А между тем кодекс, формулирующий жизнь словами: buvons, dansons, chantons et aimons – сочинен не нами. Он существует издревле, и целые поколения довольствовались им, не думая ни о чем другом и не желая ничего больше. От чего же он опротивел мне в двадцать четыре дня, а достославным моим предкам казался лучше всякого эдема? Отчего мои пращуры могли всю жизнь, без всякого ущерба, предаваться культу «buvons», a я не могу выдержать месяца, чтобы у меня не затрещала голова, чтобы глаза мои явно не изобличили меня в нетрезвом поведении, чтобы мне самому, наконец, моя собственная персона не сделалась до некоторой степени противною?
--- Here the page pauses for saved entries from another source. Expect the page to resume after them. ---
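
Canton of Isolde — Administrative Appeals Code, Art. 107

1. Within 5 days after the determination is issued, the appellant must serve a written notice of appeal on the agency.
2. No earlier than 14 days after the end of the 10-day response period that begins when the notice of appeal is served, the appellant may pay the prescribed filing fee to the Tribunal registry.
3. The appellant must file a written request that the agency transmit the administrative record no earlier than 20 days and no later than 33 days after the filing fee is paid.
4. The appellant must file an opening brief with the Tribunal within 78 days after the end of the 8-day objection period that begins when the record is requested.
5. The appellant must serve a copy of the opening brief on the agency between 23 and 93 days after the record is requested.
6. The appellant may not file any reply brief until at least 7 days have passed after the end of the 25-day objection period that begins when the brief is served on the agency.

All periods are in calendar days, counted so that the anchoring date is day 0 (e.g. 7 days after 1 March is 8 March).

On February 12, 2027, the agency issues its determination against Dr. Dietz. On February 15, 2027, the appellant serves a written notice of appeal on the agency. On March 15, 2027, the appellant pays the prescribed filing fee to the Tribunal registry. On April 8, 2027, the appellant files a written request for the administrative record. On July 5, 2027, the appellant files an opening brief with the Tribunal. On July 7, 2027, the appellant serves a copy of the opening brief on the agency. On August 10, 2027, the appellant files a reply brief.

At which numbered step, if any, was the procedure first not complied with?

Step 4

Step 1: 5 days after February 12, 2027 (when the determination is issued) is February 17, 2027; done February 15, 2027 — timely.
Step 2: the earliest permitted date is 14 days after February 25, 2027 (end of the 10-day response period, which began when the notice of appeal is served on February 15, 2027), i.e. March 11, 2027; March 15, 2027 is on or after that date.
Step 3: the window is 20–33 days after March 15, 2027 (when the filing fee is paid), so April 4, 2027 through April 17, 2027; done April 8, 2027, which is between those dates.
Step 4: 78 days after April 16, 2027 (end of the 8-day objection period, which began when the record is requested on April 8, 2027) is July 3, 2027; not done until July 5, 2027, 2 days after the deadline.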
Отчего дедушка Матвей Иваныч, перед которым девка Палашка каждый вечер, изо дня в день, потрясала плечами и бедрами, не только не скучал ее скудным репертуаром, но так и умер, не насладившись им досыта, а я, несмотря на то что передо мной потрясала бедрами сама Шнейдерша, в каких-нибудь десять дней ощутил такую сытость, что хоть повеситься?

Я живо помню дедушку Матвея Иваныча. Это был старик высокий, широкоплечий, бодрый, сильный, румяный. Он вставал рано, никогда не нежился и не потягивался, но сразу одевался, выливал на голову кувшин холодной воды, выпивал красоулю и отправлялся в отъезжее поле. Там, в промежутках полевания, выпивалось до пропасти, и основанием выпивки всегда служил спирт. Очевидно, тут было от чего ошалеть самому крепкому организму, но старик возвращался домой не только без всяких признаков пресыщения, но с явным намерением выпить до пропасти и за обедом. После обеда он задавал выхрапку, продолжавшуюся часа три, потом выпивал «десертную», выслушивал старосту и отправлялся в зал. Там его ожидали сенные девушки, с девкой Палашкой во главе, и начиналось неперестающее потрясание бедрами, все в одном и том же тоне, с одними и теми же прибаутками, нынче как вчера. Как страстный любитель потрясаний, дедушка, разумеется, не мог ни устоять, ни усидеть, и потому притопывал, приплясывал, жаловал по рюмке, сам выпивал по две, и проводил таким образом время до ужина. За ужином он вел пристойный разговор с гостями, если таковые наезжали, или с домашними, если гостей не было, и выпивал с таким расчетом, чтобы иметь возможность сейчас же заснуть и отнюдь не видеть никаких снов. И расчет никогда не обманывал его: он безмятежно засыпал вплоть до утра, с наступлением которого вновь повторялся вчерашний день с тою же выпивкой, с тем же отъезжим полем и теми же потрясаниями.

А дяденька у меня был, так у него во всякой комнате было по шкапику, и во всяком шкапике по графинчику, так что все времяпровождение его заключалось в том: в одной комнате походит и выпьет, потом в другой походит и выпьет, покуда не обойдет весь дом. И ни малейшей скуки, ни малейшего недовольства жизнью!

Десятки лет проходили в этом однообразии, и никто не замечал, что это однообразие, никто не жаловался ни на пресыщение, ни на головную боль! В баню, конечно, ходили и прежде, но не для вытрезвления, а для того, чтобы испытать, какой вкус имеет вино, когда его пьет человек совершенно нагой и окруженный целым облаком горячего пара.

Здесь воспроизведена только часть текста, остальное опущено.